The warning comes as corn prices hit a fresh high of $6.73 a bushel on Monday, up 48 per cent since January. Soyabean and wheat prices also moved higher, further threatening to increase the cost of food aid this year.

Traders said the increase in charges for foodstuff commodities was due to a surge in farming costs caused by record high oil and fertiliser prices, and bad weather in the US, Argentina and China.

Global food aid volumes have declined steadily since 1999, when they stood at 15m tonnes, but the drop accelerated last year as agricultural commodity prices surged.

Wheat prices rose by 122 per cent between 2000 and 2007, corn prices climbed 86 per cent and rice prices surged 62 per cent.
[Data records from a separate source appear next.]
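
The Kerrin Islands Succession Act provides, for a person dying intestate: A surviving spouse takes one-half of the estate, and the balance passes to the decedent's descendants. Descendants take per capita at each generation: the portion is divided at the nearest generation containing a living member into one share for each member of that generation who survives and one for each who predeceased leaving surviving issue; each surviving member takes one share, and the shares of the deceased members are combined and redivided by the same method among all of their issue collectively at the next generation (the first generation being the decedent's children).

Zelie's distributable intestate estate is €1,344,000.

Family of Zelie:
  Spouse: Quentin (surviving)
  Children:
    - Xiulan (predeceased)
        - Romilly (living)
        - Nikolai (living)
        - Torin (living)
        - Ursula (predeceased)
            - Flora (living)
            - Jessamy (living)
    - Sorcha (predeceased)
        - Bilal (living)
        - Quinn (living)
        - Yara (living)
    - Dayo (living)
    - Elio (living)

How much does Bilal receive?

Quentin takes one-half of €1,344,000 = €672,000. The remaining €672,000 passes to the descendants.
The descendants' portion (€672,000) is divided at the children's generation into 4 shares of €168,000. Dayo and Elio each take €168,000. The 2 shares of the deceased (Xiulan and Sorcha) are combined into a pool of €336,000.
That pool (€336,000) is divided at the grandchildren's generation into 7 shares of €48,000. Romilly, Nikolai, Torin, Bilal, Quinn, and Yara each take €48,000. The remaining share for the deceased Ursula (€48,000) is carried to the next generation.
That pool (€48,000) is divided at the great-grandchildren's generation equally among Flora and Jessamy: €24,000 each.

Bilal receives €48,000.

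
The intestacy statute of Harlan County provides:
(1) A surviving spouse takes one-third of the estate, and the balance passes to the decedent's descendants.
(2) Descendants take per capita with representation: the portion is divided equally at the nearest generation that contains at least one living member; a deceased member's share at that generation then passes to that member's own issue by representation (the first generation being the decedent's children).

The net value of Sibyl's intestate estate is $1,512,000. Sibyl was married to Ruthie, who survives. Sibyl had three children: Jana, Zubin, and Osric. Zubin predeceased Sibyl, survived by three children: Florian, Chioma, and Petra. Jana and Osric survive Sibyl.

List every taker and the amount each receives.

Ruthie takes one-third of $1,512,000 = $504,000. The remaining $1,008,000 passes to the descendants.
The descendants' portion ($1,008,000) is divided into 3 shares of $336,000: Jana and Osric each take $336,000; Zubin's $336,000 share passes to Zubin's issue.
Zubin's share ($336,000) is divided into 3 shares of $112,000: Florian, Chioma, and Petra each take $112,000.

Ruthie: $504,000; Jana: $336,000; Florian: $112,000; Chioma: $112,000; Petra: $112,000; Osric: $336,000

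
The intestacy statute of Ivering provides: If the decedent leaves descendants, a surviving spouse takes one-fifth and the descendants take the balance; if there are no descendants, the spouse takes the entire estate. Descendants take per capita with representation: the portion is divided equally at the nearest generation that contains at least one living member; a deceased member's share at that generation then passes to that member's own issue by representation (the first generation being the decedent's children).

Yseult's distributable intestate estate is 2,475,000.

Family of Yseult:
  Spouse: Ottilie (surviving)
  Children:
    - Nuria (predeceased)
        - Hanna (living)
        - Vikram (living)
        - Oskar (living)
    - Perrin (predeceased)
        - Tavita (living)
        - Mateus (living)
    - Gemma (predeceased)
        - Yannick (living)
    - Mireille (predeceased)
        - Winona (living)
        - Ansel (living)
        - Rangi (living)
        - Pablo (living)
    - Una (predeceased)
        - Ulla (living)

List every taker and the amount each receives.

Ottilie takes one-fifth of 2,475,000 = 495,000. The remaining 1,980,000 passes to the descendants.
No child survives, so the initial division is made at the grandchildren's generation.
The descendants' portion (1,980,000) is divided into 11 shares of 180,000: Hanna, Vikram, Oskar, Tavita, Mateus, Yannick, Winona, Ansel, Rangi, Pablo, and Ulla each take 180,000.

Ottilie: 495,000; Hanna: 180,000; Vikram: 180,000; Oskar: 180,000; Tavita: 180,000; Mateus: 180,000; Yannick: 180,000; Winona: 180,000; Ansel: 180,000; Rangi: 180,000; Pablo: 180,000; Ulla: 180,000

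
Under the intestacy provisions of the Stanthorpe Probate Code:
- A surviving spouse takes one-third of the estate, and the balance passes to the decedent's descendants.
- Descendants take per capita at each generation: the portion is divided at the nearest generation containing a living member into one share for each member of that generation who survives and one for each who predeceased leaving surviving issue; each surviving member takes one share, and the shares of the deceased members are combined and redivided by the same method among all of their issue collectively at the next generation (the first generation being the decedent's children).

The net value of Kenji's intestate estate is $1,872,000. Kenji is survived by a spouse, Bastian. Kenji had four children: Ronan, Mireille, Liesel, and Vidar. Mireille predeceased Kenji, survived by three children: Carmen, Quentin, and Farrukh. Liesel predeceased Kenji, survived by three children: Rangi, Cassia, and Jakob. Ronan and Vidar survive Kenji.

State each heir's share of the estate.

Bastian: $624,000; Ronan: $312,000; Carmen: $104,000; Quentin: $104,000; Farrukh: $104,000; Rangi: $104,000; Cassia: $104,000; Jakob: $104,000; Vidar: $312,000

Bastian takes one-third of $1,872,000 = $624,000. The remaining $1,248,000 passes to the descendants.
The descendants' portion ($1,248,000) is divided at the children's generation into 4 shares of $312,000. Ronan and Vidar each take $312,000. The 2 shares of the deceased (Mireille and Liesel) are combined into a pool of $624,000.
That pool ($624,000) is divided at the grandchildren's generation equally among Carmen, Quentin, Farrukh, Rangi, Cassia, and Jakob: $104,000 each.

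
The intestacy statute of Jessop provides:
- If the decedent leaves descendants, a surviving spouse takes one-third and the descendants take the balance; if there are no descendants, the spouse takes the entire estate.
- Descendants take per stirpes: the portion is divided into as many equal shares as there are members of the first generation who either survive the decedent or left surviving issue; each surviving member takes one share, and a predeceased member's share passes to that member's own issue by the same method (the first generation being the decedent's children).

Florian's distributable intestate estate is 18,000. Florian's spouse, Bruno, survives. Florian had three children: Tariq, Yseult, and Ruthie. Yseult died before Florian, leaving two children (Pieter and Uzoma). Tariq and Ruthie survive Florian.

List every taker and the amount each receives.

Bruno takes one-third of 18,000 = 6,000. The remaining 12,000 passes to the descendants.
The descendants' portion (12,000) is divided into 3 shares of 4,000: Tariq and Ruthie each take 4,000; Yseult's 4,000 share passes to Yseult's issue.
Yseult's share (4,000) is divided into 2 shares of 2,000: Pieter and Uzoma each take 2,000.

Bruno: 6,000; Tariq: 4,000; Pieter: 2,000; Uzoma: 2,000; Ruthie: 4,000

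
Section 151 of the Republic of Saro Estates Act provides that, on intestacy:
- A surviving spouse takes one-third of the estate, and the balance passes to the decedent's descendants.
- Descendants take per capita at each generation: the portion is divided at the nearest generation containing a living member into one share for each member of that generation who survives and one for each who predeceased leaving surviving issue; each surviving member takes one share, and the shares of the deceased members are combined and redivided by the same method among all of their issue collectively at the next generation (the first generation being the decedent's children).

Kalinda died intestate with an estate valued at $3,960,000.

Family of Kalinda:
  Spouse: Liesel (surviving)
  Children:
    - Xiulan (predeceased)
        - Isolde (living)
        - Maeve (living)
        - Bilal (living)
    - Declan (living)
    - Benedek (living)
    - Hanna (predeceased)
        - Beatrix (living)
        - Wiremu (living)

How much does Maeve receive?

Liesel takes one-third of $3,960,000 = $1,320,000. The remaining $2,640,000 passes to the descendants.
The descendants' portion ($2,640,000) is divided at the children's generation into 4 shares of $660,000. Declan and Benedek each take $660,000. The 2 shares of the deceased (Xiulan and Hanna) are combined into a pool of $1,320,000.
That pool ($1,320,000) is divided at the grandchildren's generation equally among Isolde, Maeve, Bilal, Beatrix, and Wiremu: $264,000 each.

Maeve receives $264,000.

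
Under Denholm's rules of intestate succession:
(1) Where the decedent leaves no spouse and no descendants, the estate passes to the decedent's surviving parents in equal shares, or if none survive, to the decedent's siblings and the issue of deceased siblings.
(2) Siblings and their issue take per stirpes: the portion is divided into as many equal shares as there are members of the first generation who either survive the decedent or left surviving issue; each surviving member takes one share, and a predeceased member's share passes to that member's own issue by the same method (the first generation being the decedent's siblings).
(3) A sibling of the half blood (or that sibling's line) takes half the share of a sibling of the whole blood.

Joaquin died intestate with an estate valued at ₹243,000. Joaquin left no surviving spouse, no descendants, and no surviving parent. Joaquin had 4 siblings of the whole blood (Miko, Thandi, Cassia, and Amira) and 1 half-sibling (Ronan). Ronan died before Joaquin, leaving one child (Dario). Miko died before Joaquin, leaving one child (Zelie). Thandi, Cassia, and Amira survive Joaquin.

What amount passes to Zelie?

Zelie receives ₹54,000.

The entire ₹243,000 passes to the siblings and their issue.
Counting each half-blood sibling's line as half a unit, there are 9/2 units in ₹243,000, so one unit is ₹54,000. Whole-blood lines (Miko, Thandi, Cassia, and Amira) take ₹54,000 each; half-blood lines (Ronan) take ₹27,000 each.
Ronan's share (₹27,000) passes entirely to Dario.
Miko's share (₹54,000) passes entirely to Zelie.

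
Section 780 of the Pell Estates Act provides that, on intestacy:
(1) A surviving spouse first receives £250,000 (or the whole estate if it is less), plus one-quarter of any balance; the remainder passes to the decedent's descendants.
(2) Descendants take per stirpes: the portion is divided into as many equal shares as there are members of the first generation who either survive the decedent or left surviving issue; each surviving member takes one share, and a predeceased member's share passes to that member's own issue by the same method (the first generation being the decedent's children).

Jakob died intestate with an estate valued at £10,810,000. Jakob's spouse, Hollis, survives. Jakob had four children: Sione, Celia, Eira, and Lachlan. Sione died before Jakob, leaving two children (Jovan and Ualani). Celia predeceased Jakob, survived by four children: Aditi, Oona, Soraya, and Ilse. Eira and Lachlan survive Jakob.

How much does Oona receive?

Oona receives £495,000.

Hollis first takes £250,000, leaving a balance of £10,560,000. Hollis then takes one-quarter of the balance (£2,640,000), for a total of £2,890,000. The remaining £7,920,000 passes to the descendants.
The descendants' portion (£7,920,000) is divided into 4 shares of £1,980,000: Eira and Lachlan each take £1,980,000; Sione's £1,980,000 share passes to Sione's issue; Celia's £1,980,000 share passes to Celia's issue.
Sione's share (£1,980,000) is divided into 2 shares of £990,000: Jovan and Ualani each take £990,000.
Celia's share (£1,980,000) is divided into 4 shares of £495,000: Aditi, Oona, Soraya, and Ilse each take £495,000.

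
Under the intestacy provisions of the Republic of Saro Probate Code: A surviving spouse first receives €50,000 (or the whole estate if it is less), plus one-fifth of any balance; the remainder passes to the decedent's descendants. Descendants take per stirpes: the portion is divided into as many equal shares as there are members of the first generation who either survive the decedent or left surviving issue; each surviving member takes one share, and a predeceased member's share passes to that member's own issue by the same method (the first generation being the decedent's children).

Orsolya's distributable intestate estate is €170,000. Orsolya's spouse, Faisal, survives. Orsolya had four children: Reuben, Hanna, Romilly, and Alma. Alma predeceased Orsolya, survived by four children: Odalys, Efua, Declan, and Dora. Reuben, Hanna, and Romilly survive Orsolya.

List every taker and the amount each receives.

Faisal first takes €50,000, leaving a balance of €120,000. Faisal then takes one-fifth of the balance (€24,000), for a total of €74,000. The remaining €96,000 passes to the descendants.
The descendants' portion (€96,000) is divided into 4 shares of €24,000: Reuben, Hanna, and Romilly each take €24,000; Alma's €24,000 share passes to Alma's issue.
Alma's share (€24,000) is divided into 4 shares of €6,000: Odalys, Efua, Declan, and Dora each take €6,000.

Faisal: €74,000; Reuben: €24,000; Hanna: €24,000; Romilly: €24,000; Odalys: €6,000; Efua: €6,000; Declan: €6,000; Dora: €6,000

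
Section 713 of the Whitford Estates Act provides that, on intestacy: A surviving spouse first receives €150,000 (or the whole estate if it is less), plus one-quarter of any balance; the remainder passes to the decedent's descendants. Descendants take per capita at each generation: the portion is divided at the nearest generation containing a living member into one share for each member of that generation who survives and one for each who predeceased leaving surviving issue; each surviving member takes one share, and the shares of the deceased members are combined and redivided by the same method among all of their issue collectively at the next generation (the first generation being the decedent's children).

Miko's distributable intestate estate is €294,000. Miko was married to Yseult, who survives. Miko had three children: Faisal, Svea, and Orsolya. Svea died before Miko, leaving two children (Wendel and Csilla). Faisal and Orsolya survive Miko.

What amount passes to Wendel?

Wendel receives €18,000.

Yseult first takes €150,000, leaving a balance of €144,000. Yseult then takes one-quarter of the balance (€36,000), for a total of €186,000. The remaining €108,000 passes to the descendants.
The descendants' portion (€108,000) is divided at the children's generation into 3 shares of €36,000. Faisal and Orsolya each take €36,000. The remaining share for the deceased Svea (€36,000) is carried to the next generation.
That pool (€36,000) is divided at the grandchildren's generation equally among Wendel and Csilla: €18,000 each.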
The cost of shipping food also doubled last year, further eroding donors' budgets.

Josette Sheeran, WFP executive director, said: “This is yet further evidence that the dramatic increase in the price of food commodities is having a direct impact on the lives of the hungry.”

Henk-Jan Brinkman, head of food security, policy and markets at the WFP and one of the reports' authors, said the quantities of agricultural commodities that could be bought declined as prices rose because most food aid organisations had fixed budgets and little availability to raise more funds.

The increase in costs hit non-governmental organisations' food aid operations particularly hard, with a 19 per cent reduction in volumes last year. Multilateral organisations, such as the WFP, suffered a 14 per cent decline, while bilateral government-to-government aid schemes, with deeper pockets and often a strong political interest in maintaining volumes, fell 13 per cent.

The largest recipients of food aid were Ethiopia, Sudan, North Korea and Uganda.

The WFP issued earlier this year an emergency appeal to raise more than $755m (€480m, £380m) to cover a shortfall in funding. The Rome-based body raised enough to cover the shortfall thanks to a donation of $500m by Saudi Arabia.